Contracts of insurance coverage are famous (some would say infamous) for what is commonly known as the “small print”. These are the often hard to read, densely worded sections of coverage that contractually permit an insurer to deny a claim for a diverse number of reasons or preconditions of coverage. In the case of group and individual disability contracts these exclusion clauses usually fall within one of the following categories:

  1. Pre-existing Condition

A denial because of a pre-existing condition is based on the occurrence of symptoms and/or medical treatment which occur during a specified time frame[1] before or after the “effective date of coverage” for a contract of insurance. The effective date of coverage is generally the first of the month on which you or your employer begin paying premiums.

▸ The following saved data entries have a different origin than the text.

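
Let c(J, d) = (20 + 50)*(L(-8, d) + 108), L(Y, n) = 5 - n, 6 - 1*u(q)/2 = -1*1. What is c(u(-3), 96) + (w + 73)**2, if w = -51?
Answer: 1674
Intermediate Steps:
u(q) = 14 (u(q) = 12 - (-2) = 12 - 2*(-1) = 12 + 2 = 14)
c(J, d) = 7910 - 70*d (c(J, d) = (20 + 50)*((5 - d) + 108) = 70*(113 - d) = 7910 - 70*d)
c(u(-3), 96) + (w + 73)**2 = (7910 - 70*96) + (-51 + 73)**2 = (7910 - 6720) + 22**2 = 1190 + 484 = 1674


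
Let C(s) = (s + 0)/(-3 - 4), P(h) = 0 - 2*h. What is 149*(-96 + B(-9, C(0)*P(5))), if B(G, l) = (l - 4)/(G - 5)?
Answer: -99830/7 ≈ -14261.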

A pre-existing condition denial is based on a review of your medical history, usually through the clinical records of your treating doctors. Although each case depends on the specific wording of the insurance contract, the exclusion clause generally states that if you showed signs or symptoms of the disabling condition within 90 days before or after the effective date of coverage, the insurance company does not have to pay benefits. The language that governs terms such as pre-existing clause exclusions can be difficult to understand and often involves use of and some understanding of medical terms and conditions. Certain words can have different meanings in different contexts.

Once again, just because the insurance company tells you your claim is excluded as a pre-existing condition, this doesn’t mean the insurer’s analysis is correct or conforms with legal or medical realities. An example of this is a claim for disability involving a specific medical condition, such as cancer. After the claim is received the insurance company will order and review clinical records which may reveal doctor’s visits within the pre-existing time period and which may reveal complaints of certain symptoms. The insurer may then deny your claim on the basis that you had signs, symptoms or treatment for pre-existing cancer. This may not be a valid analysis. The insurer is working back from the diagnosis and may be analyzing your prior symptoms and medical visits out of context. Your clinical records may in fact be consistent with an alternative diagnosis or condition and medically have nothing to do with your cancer.

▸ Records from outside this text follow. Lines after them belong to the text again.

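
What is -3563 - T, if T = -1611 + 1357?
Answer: -3309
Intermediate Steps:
T = -254
-3563 - T = -3563 - 1*(-254) = -3563 + 254 = -3309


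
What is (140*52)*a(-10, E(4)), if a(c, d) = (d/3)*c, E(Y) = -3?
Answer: 72800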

If you have been denied benefits on the basis of a pre-existing condition, remember there is always another side to the story. The sooner you put the facts before experienced legal counsel, the sooner you will understand your options.

  1. Not Actively at Work

Many group policies contain an exclusionary provision that requires the insured to be “actively at work” within a specific time frame before an application for coverage is made.

The “actively at work” clause usually stipulates a minimum number of hours per week and a minimum number of weeks which you must have completed within weeks or months of making your application.

This clause can become a tragic catch-22 for people who struggle to continue with employment in spite of a disabling condition and start to work fewer hours. If the delay between full time work and reduced work is long enough, once a claim is actually made, the insurer can claim that you are excluded from coverage because your circumstances do not comply with the “actively at work” clause.

If your claim has been denied on this basis, an experienced legal counsel may be able to apply certain equitable principles of the common law to assist you, but it is a very good idea to involve both your HR department and your insurer as soon as you start to decrease your work hours as a result of a medical condition.

[1] The time frame can be as long as five years or more prior to coverage, but in the case of wage replacement coverage, is usually in the range of 90 days. A similar time frame usually applies after the effective date of coverage.